Improvements in health in the poor countries causes an increase in the per person gross national product, while in the rich countries, it reduces the overall costs for society.

These situations have been hidden from us, lamented Brundtland.

As director of the WHO, with the budgeting problems of the multilateral institution, Brundtland recommended reminding the prime ministers and finance ministers that they are also health ministers.

The WHO drafted a project spending plan for the 2000-2001 period with a budget of 1.8 billion dollars, including an ordinary budget of 842 million with zero growth in real terms compared with 1998-1999.

The rest of the demands will be covered with other funds, which the WHO directors hope will reach 19 percent in order to reach the needed 958 million.

Brundtland, who is trying to convince the member states, claimed the WHO budget has been reduced 20 percent in real terms during the last 20 years.

I don’t see how we can fulfil our mandate and do what the member states expect from us if, at the same time, we have to downsize WHO which, by the way, in fact has a budget lower than of many university hospitals in developed countries, she said.

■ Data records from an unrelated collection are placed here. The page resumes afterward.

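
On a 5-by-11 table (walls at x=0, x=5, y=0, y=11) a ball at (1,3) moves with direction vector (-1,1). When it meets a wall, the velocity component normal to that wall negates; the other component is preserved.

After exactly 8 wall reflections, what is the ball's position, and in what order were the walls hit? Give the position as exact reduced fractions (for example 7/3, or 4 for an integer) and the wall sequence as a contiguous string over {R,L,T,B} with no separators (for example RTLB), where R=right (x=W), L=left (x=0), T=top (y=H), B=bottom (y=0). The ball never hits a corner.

Final position: (5,7)
Wall sequence: LRTLRBLR

1. t=1 → L at (0,4); v=(1,1)
2. t=5 → R at (5,9); v=(-1,1)
3. t=2 → T at (3,11); v=(-1,-1)
4. t=3 → L at (0,8); v=(1,-1)
5. t=5 → R at (5,3); v=(-1,-1)
6. t=3 → B at (2,0); v=(-1,1)
7. t=2 → L at (0,2); v=(1,1)
8. t=5 → R at (5,7); v=(-1,1)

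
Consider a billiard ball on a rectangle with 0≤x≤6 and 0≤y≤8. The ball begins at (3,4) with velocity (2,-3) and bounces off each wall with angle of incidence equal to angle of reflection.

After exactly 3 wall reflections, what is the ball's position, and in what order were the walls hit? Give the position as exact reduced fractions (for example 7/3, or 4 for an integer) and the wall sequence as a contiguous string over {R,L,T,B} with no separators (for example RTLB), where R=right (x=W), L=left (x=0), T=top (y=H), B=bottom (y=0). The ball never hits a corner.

1. t=4/3 → B at (17/3,0); v=(2,3)
2. t=1/6 → R at (6,1/2); v=(-2,3)
3. t=5/2 → T at (1,8); v=(-2,-3)

Final position: (1,8)
Wall sequence: BRT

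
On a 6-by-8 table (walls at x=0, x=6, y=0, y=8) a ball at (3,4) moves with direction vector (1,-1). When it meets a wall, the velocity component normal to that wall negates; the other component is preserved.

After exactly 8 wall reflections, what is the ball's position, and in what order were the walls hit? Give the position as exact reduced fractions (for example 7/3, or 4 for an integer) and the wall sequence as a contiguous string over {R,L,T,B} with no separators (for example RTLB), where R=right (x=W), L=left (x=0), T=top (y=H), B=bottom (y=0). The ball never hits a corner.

Final position: (6,7)
Wall sequence: RBLTRBLR

1. t=3 → R at (6,1); v=(-1,-1)
2. t=1 → B at (5,0); v=(-1,1)
3. t=5 → L at (0,5); v=(1,1)
4. t=3 → T at (3,8); v=(1,-1)
5. t=3 → R at (6,5); v=(-1,-1)
6. t=5 → B at (1,0); v=(-1,1)
7. t=1 → L at (0,1); v=(1,1)
8. t=6 → R at (6,7); v=(-1,1)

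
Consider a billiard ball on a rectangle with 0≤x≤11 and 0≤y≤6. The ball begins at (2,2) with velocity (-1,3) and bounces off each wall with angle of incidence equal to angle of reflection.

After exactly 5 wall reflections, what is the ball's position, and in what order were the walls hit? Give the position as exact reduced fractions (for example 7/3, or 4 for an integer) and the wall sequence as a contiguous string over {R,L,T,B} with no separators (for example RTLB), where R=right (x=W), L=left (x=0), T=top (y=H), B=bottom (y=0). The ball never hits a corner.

1. t=4/3 → T at (2/3,6); v=(-1,-3)
2. t=2/3 → L at (0,4); v=(1,-3)
3. t=4/3 → B at (4/3,0); v=(1,3)
4. t=2 → T at (10/3,6); v=(1,-3)
5. t=2 → B at (16/3,0); v=(1,3)

Final position: (16/3,0)
Wall sequence: TLBTB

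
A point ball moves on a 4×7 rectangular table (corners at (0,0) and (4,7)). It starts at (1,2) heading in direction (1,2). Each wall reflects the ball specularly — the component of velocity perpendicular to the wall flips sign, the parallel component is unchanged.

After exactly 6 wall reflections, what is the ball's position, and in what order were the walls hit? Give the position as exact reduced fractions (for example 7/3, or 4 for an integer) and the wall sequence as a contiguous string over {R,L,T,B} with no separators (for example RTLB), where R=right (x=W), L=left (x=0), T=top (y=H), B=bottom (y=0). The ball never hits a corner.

1. t=5/2 → T at (7/2,7); v=(1,-2)
2. t=1/2 → R at (4,6); v=(-1,-2)
3. t=3 → B at (1,0); v=(-1,2)
4. t=1 → L at (0,2); v=(1,2)
5. t=5/2 → T at (5/2,7); v=(1,-2)
6. t=3/2 → R at (4,4); v=(-1,-2)

Final position: (4,4)
Wall sequence: TRBLTR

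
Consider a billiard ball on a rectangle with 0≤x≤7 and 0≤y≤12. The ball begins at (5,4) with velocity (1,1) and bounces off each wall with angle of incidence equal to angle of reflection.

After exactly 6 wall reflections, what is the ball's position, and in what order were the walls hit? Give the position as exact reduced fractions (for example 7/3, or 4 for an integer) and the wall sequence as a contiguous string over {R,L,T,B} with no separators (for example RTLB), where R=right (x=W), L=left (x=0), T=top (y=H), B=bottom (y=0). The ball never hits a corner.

Final position: (0,3)
Wall sequence: RTLRBL

1. t=2 → R at (7,6); v=(-1,1)
2. t=6 → T at (1,12); v=(-1,-1)
3. t=1 → L at (0,11); v=(1,-1)
4. t=7 → R at (7,4); v=(-1,-1)
5. t=4 → B at (3,0); v=(-1,1)
6. t=3 → L at (0,3); v=(1,1)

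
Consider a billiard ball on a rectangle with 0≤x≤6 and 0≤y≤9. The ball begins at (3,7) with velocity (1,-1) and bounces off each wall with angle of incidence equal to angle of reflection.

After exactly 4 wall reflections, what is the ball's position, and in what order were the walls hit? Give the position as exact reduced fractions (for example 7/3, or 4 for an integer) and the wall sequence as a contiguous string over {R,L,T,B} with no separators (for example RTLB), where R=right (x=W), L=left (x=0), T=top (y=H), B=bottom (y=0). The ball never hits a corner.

Final position: (6,8)
Wall sequence: RBLR

1. t=3 → R at (6,4); v=(-1,-1)
2. t=4 → B at (2,0); v=(-1,1)
3. t=2 → L at (0,2); v=(1,1)
4. t=6 → R at (6,8); v=(-1,1)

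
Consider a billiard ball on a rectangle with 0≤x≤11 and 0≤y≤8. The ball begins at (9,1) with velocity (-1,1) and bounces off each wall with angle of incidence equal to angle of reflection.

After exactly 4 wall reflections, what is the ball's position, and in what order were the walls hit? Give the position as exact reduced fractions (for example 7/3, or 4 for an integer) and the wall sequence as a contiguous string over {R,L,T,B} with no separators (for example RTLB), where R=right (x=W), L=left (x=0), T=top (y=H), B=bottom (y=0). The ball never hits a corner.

1. t=7 → T at (2,8); v=(-1,-1)
2. t=2 → L at (0,6); v=(1,-1)
3. t=6 → B at (6,0); v=(1,1)
4. t=5 → R at (11,5); v=(-1,1)

Final position: (11,5)
Wall sequence: TLBR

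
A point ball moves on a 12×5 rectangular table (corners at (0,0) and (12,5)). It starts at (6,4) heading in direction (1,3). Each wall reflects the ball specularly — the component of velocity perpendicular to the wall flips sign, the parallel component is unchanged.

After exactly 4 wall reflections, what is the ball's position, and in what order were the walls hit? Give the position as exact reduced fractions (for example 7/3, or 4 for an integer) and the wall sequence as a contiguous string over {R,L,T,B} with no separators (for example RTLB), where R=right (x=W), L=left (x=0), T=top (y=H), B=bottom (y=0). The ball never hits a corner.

Final position: (34/3,0)
Wall sequence: TBTB

1. t=1/3 → T at (19/3,5); v=(1,-3)
2. t=5/3 → B at (8,0); v=(1,3)
3. t=5/3 → T at (29/3,5); v=(1,-3)
4. t=5/3 → B at (34/3,0); v=(1,3)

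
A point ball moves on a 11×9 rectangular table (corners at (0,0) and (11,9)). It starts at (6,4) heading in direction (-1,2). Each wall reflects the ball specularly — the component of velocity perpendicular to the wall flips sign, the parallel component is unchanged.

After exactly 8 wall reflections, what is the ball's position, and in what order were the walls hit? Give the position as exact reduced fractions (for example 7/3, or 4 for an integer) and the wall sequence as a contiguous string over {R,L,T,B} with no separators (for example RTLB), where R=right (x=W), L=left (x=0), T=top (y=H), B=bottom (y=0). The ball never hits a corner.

1. t=5/2 → T at (7/2,9); v=(-1,-2)
2. t=7/2 → L at (0,2); v=(1,-2)
3. t=1 → B at (1,0); v=(1,2)
4. t=9/2 → T at (11/2,9); v=(1,-2)
5. t=9/2 → B at (10,0); v=(1,2)
6. t=1 → R at (11,2); v=(-1,2)
7. t=7/2 → T at (15/2,9); v=(-1,-2)
8. t=9/2 → B at (3,0); v=(-1,2)

Final position: (3,0)
Wall sequence: TLBTBRTB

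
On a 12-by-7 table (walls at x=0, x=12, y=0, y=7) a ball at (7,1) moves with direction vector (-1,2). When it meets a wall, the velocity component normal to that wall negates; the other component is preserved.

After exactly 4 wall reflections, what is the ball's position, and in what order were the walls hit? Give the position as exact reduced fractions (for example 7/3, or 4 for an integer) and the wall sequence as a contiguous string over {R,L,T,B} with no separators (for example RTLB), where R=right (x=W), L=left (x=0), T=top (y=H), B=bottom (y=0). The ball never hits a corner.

1. t=3 → T at (4,7); v=(-1,-2)
2. t=7/2 → B at (1/2,0); v=(-1,2)
3. t=1/2 → L at (0,1); v=(1,2)
4. t=3 → T at (3,7); v=(1,-2)

Final position: (3,7)
Wall sequence: TBLT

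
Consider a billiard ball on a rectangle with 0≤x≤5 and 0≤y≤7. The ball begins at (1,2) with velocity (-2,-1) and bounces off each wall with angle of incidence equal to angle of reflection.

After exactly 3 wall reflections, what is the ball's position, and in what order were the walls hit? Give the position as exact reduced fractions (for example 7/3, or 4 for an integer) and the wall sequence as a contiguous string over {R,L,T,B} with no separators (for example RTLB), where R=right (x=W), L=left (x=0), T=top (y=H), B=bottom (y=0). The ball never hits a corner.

1. t=1/2 → L at (0,3/2); v=(2,-1)
2. t=3/2 → B at (3,0); v=(2,1)
3. t=1 → R at (5,1); v=(-2,1)

Final position: (5,1)
Wall sequence: LBR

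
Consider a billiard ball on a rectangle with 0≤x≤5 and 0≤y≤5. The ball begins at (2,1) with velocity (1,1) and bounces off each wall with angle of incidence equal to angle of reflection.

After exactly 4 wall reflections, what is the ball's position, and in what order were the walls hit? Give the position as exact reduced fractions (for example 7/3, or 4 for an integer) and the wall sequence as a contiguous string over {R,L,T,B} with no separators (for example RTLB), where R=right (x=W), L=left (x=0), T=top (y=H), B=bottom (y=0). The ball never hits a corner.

Final position: (1,0)
Wall sequence: RTLB

1. t=3 → R at (5,4); v=(-1,1)
2. t=1 → T at (4,5); v=(-1,-1)
3. t=4 → L at (0,1); v=(1,-1)
4. t=1 → B at (1,0); v=(1,1)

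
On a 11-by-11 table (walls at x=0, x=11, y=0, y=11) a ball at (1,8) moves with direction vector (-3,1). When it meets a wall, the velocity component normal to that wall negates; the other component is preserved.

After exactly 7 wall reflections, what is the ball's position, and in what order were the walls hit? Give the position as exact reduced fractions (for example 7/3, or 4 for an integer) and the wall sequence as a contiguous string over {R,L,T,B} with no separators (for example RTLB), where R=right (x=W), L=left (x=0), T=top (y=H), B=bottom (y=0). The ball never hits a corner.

Final position: (0,1)
Wall sequence: LTRLRBL

1. t=1/3 → L at (0,25/3); v=(3,1)
2. t=8/3 → T at (8,11); v=(3,-1)
3. t=1 → R at (11,10); v=(-3,-1)
4. t=11/3 → L at (0,19/3); v=(3,-1)
5. t=11/3 → R at (11,8/3); v=(-3,-1)
6. t=8/3 → B at (3,0); v=(-3,1)
7. t=1 → L at (0,1); v=(3,1)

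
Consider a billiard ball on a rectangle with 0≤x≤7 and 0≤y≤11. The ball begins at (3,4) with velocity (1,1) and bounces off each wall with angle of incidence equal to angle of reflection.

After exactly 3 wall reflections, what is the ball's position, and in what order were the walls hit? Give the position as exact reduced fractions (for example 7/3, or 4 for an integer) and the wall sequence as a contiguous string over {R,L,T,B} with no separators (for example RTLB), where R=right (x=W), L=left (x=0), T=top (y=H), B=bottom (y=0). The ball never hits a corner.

Final position: (0,7)
Wall sequence: RTL

1. t=4 → R at (7,8); v=(-1,1)
2. t=3 → T at (4,11); v=(-1,-1)
3. t=4 → L at (0,7); v=(1,-1)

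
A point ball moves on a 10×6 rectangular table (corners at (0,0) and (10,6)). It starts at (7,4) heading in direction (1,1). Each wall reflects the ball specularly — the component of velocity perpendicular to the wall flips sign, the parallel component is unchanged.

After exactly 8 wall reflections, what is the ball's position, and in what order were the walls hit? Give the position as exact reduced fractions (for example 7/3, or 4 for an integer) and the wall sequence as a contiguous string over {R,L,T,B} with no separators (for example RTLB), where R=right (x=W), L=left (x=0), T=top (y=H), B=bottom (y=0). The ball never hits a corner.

1. t=2 → T at (9,6); v=(1,-1)
2. t=1 → R at (10,5); v=(-1,-1)
3. t=5 → B at (5,0); v=(-1,1)
4. t=5 → L at (0,5); v=(1,1)
5. t=1 → T at (1,6); v=(1,-1)
6. t=6 → B at (7,0); v=(1,1)
7. t=3 → R at (10,3); v=(-1,1)
8. t=3 → T at (7,6); v=(-1,-1)

Final position: (7,6)
Wall sequence: TRBLTBRT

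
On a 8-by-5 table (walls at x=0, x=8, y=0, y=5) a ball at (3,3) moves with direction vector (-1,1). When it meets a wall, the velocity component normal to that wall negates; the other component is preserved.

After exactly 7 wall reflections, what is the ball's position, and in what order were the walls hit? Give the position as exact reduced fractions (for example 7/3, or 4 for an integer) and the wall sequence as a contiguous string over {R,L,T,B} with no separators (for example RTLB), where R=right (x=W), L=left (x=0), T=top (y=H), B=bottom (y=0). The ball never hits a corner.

1. t=2 → T at (1,5); v=(-1,-1)
2. t=1 → L at (0,4); v=(1,-1)
3. t=4 → B at (4,0); v=(1,1)
4. t=4 → R at (8,4); v=(-1,1)
5. t=1 → T at (7,5); v=(-1,-1)
6. t=5 → B at (2,0); v=(-1,1)
7. t=2 → L at (0,2); v=(1,1)

Final position: (0,2)
Wall sequence: TLBRTBL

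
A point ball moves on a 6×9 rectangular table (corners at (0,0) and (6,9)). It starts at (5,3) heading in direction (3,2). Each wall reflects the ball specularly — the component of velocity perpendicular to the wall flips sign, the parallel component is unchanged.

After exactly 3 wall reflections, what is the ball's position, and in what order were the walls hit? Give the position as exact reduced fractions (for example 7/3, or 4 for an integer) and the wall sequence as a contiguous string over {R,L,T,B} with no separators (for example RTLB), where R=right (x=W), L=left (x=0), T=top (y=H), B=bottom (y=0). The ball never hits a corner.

1. t=1/3 → R at (6,11/3); v=(-3,2)
2. t=2 → L at (0,23/3); v=(3,2)
3. t=2/3 → T at (2,9); v=(3,-2)

Final position: (2,9)
Wall sequence: RLT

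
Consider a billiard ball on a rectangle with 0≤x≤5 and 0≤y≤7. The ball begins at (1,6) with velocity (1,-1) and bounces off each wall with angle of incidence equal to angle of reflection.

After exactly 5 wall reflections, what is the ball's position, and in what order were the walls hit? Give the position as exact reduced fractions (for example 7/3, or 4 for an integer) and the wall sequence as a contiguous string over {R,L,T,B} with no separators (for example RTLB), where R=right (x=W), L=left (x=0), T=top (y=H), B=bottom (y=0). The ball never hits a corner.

Final position: (5,6)
Wall sequence: RBLTR

1. t=4 → R at (5,2); v=(-1,-1)
2. t=2 → B at (3,0); v=(-1,1)
3. t=3 → L at (0,3); v=(1,1)
4. t=4 → T at (4,7); v=(1,-1)
5. t=1 → R at (5,6); v=(-1,-1)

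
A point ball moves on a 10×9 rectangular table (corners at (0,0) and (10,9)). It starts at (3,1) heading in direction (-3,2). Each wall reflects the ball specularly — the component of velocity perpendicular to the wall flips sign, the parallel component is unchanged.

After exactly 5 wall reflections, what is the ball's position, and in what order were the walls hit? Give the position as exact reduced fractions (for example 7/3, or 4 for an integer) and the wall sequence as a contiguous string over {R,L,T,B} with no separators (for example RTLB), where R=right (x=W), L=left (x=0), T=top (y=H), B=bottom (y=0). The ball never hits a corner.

Final position: (5/2,0)
Wall sequence: LTRLB

1. t=1 → L at (0,3); v=(3,2)
2. t=3 → T at (9,9); v=(3,-2)
3. t=1/3 → R at (10,25/3); v=(-3,-2)
4. t=10/3 → L at (0,5/3); v=(3,-2)
5. t=5/6 → B at (5/2,0); v=(3,2)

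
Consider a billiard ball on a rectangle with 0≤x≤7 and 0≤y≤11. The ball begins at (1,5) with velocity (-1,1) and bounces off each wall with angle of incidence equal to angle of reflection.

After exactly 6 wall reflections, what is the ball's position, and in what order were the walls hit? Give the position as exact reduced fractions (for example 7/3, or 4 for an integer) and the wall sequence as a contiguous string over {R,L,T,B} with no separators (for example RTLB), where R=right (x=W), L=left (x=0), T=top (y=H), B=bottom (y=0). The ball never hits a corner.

1. t=1 → L at (0,6); v=(1,1)
2. t=5 → T at (5,11); v=(1,-1)
3. t=2 → R at (7,9); v=(-1,-1)
4. t=7 → L at (0,2); v=(1,-1)
5. t=2 → B at (2,0); v=(1,1)
6. t=5 → R at (7,5); v=(-1,1)

Final position: (7,5)
Wall sequence: LTRLBR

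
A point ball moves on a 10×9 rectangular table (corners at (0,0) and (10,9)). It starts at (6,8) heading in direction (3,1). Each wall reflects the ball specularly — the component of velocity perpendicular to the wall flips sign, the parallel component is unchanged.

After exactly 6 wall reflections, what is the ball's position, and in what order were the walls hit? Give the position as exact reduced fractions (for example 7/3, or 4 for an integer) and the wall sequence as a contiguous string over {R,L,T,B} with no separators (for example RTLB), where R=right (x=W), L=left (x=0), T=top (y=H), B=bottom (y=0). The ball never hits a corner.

Final position: (0,4/3)
Wall sequence: TRLRBL

1. t=1 → T at (9,9); v=(3,-1)
2. t=1/3 → R at (10,26/3); v=(-3,-1)
3. t=10/3 → L at (0,16/3); v=(3,-1)
4. t=10/3 → R at (10,2); v=(-3,-1)
5. t=2 → B at (4,0); v=(-3,1)
6. t=4/3 → L at (0,4/3); v=(3,1)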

The WHO calculated the difference in dollars between a real zero growth budget and a nominal zero growth budget at more than 30 million dollars at present rates.

If this sum is blocked, some items of the budget would have to go. I cannot see how we can cut back our ambitions for world health, said Brundtland.

In meetings prior to the WHO executive board session, the US and Japanese delegations showed they were prepared to accept the budget unchanged, said sources in the developing world.